Personne ne soupçonnait que les tours du WWC
allaient s’écrouler le 11 septembre 2001. Oui, c’était un événement terrifiant
et tragique. Mais, au Moyen-Orient, les populations civiles sont toujours sur le qui-vive
car elles savent que des drones peuvent frapper à tout moment. Ce qui faisait
dire à un civil syrien : «Recevoir des bombes fait partie de la vie
quotidienne, c’est comme se faire frapper par une voiture.» Il ne voulait surtout
pas banaliser, mais plutôt rendre compte de la fréquence des bombardements.

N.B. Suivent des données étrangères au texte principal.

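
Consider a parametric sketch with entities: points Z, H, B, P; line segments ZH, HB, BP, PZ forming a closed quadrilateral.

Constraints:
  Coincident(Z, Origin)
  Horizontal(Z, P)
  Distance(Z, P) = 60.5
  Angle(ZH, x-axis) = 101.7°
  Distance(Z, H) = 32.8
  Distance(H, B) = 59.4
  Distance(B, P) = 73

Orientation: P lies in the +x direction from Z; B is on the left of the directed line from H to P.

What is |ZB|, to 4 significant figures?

80.10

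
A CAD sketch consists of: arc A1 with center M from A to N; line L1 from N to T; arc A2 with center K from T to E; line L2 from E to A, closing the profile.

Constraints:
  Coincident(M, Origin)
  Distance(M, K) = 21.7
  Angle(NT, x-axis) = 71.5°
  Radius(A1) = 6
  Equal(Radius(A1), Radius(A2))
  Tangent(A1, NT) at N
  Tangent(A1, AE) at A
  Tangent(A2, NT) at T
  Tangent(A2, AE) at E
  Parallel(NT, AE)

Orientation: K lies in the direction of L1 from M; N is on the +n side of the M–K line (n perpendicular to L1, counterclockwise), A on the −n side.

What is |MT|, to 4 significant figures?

22.51

The slot axis is L1's direction at 71.5°, so u = (cos 71.5°, sin 71.5°) = (0.3173, 0.9483) and n = (−sin 71.5°, cos 71.5°) = (-0.9483, 0.3173). M is at the origin and K lies 21.7 along u from M, so K = 21.7·u = (6.886, 20.58). Tangency of A1 to both parallel lines with radius 6.0 puts N and A at M ± 6.0·n: N = (-5.690, 1.904), A = (5.690, -1.904). Equal radii place T and E the same way about K: T = K + 6.0·n = (1.196, 22.48), E = K − 6.0·n = (12.58, 18.67). Then |MT| = |T − M| = 22.51.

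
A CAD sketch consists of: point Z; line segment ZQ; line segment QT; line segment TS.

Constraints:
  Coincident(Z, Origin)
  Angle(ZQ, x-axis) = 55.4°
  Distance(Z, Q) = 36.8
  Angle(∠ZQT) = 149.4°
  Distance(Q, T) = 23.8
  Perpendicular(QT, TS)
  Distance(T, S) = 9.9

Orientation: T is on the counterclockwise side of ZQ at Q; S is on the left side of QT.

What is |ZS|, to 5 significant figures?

56.174

Z is at the origin; ZQ runs at 55.4° with length 36.8, so Q = 36.8·(cos 55.4°, sin 55.4°) = (20.897, 30.291). ∠ZQT = 149.4°, so QT runs at 55.4° + (180° − 149.4°) = 86.000° from the x-axis; with |QT| = 23.8, T = Q + 23.8·(cos 86.000°, sin 86.000°) = (22.557, 54.033). QT is perpendicular to TS; with |TS| = 9.9 on the left of QT, S = T + 9.9·(-0.99756, 0.069756) = (12.681, 54.724). Then |ZS| = |S − Z| = 56.174.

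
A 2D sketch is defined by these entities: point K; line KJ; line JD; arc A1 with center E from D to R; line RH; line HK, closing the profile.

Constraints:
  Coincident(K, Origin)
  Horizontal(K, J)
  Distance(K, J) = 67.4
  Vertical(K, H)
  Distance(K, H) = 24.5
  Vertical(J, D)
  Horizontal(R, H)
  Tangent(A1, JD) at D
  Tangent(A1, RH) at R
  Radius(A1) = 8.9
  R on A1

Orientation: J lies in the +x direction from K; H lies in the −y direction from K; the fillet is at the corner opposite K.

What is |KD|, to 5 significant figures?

69.182

K is at the origin; KJ is horizontal with |KJ| = 67.4 and J on the +x side, so J = (67.400, 0.0000). KH is vertical with |KH| = 24.5 and H on the −y side, so H = (0.0000, -24.500). The virtual corner opposite K is at (67.400, -24.500). The tangent condition forces ED to be normal to JD and A1 meets RH tangentially, so ER is at right angles to RH, with radius 8.9, so the center E sits 8.9 in from both sides at E = (58.500, -15.600). That places the tangent points at D = (67.400, -15.600) on JD and R = (58.500, -24.500) on RH. Then |KD| = |D − K| = 69.182.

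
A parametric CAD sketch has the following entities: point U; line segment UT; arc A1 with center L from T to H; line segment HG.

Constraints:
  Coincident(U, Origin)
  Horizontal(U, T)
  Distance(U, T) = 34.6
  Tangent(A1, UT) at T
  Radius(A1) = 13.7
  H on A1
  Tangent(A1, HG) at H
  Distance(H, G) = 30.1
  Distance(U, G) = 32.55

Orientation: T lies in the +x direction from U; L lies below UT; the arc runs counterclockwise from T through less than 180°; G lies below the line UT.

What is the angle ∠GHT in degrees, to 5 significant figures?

151.17°

Checks: U.y = 0.00, T.y = 0.00 ✓; |LH| = 13.70 ✓; ∠(LH, HG) = 90.00° ✓; |HG| = 30.10 ✓; |UG| = 32.55 ✓.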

Lettre de Teresa à son conjoint Joseph Mathai décédé lors de l'attentat.
Date inconnue
Mon cher Joseph,
En ce mardi matin fatidique, je revenais à la
maison après avoir déposé les enfants à l’école. La radio nous a informés qu’un
avion s’était écrasé sur le World Trade Center. J’étais inquiète pour toi, je
savais que tu étais à une conférence à New York : tout allait être plus
chaotique encore. Je voulais t’appeler pour te prévenir, mais je ne voulais pas
te déranger au milieu de ta conférence. Quand je suis arrivée à la maison et
que j’ai allumé la télévision, j’ai décidé de t’appeler malgré tout et j’ai
réussi à te joindre sur ton portable à 9h11 précises. Mon appel est le seul
auquel tu as pu répondre ce matin-là.
Tu m’as dit que ta conférence se déroulait chez
«Windows on the World» au 107ème étage de la tour Nord et qu’un avion venait de
s’écraser sur le bâtiment. Je ne voulais pas t’inquiéter en te disant qu’un
deuxième avion avait frappé la tour Sud, juste après le premier. En silence,
nous avons tous les deux réalisé qu’il s’agissait de quelque chose de bien plus
grave qu’un malheureux accident d’avion. Tu m’as dit qu’il y avait de la fumée
blanche partout, que ça devenait difficile de respirer, et qu’on annonçait des
plans d’évacuation via les haut-parleurs. Je t’ai dit d’appeler ton bureau pour
leur dire que tu étais en sécurité et qu’on se reparlerait ensuite. À ce
moment-là, il y a eu une lourde pause dans la conversation. Je me suis rendue
compte que tu voulais me dire que tu m’aimais mais tu hésitais. Tu as toujours
été l’homme fort de la famille. Tu ne voulais pas que je pense que tu avais
peur de mourir, que tu n’étais pas sûr de t’en sortir; tu ne voulais pas
m’inquiéter.
Je t’ai dit que je prierais pour ta sécurité. Je
voulais te dire que je t’aimais, mais je me suis mordu les lèvres. Je ne
voulais pas que tu penses que c’était la dernière fois qu’on se parlait, que
c’était notre dernière chance de se dire au revoir, que c’étaient nos derniers
mots.
Dès que j’ai posé le téléphone, j’ai changé
d’avis. J’ai essayé de te rappeler mais le réseau était saturé. J’ai essayé
encore et encore... Mais je tombais toujours sur ta messagerie. Je n’arrêtais
pas d’appuyer sur bis... Puis, paralysée par l’horreur, j’ai regardé la tour
Nord exploser et s’effondrer comme quelque chose d’irréel sorti d’un film
catastrophe.
Ce jour-là, je n’ai pas eu la chance de te dire
que je t’aimais. Nous t’aimons tous! Nous n’avons pas eu la chance de te dire
au revoir. Des années plus tard, tu nous manques toujours, nous t’aimerons
toujours, même si ces mots n’ont pas été exprimés en ce jour funeste.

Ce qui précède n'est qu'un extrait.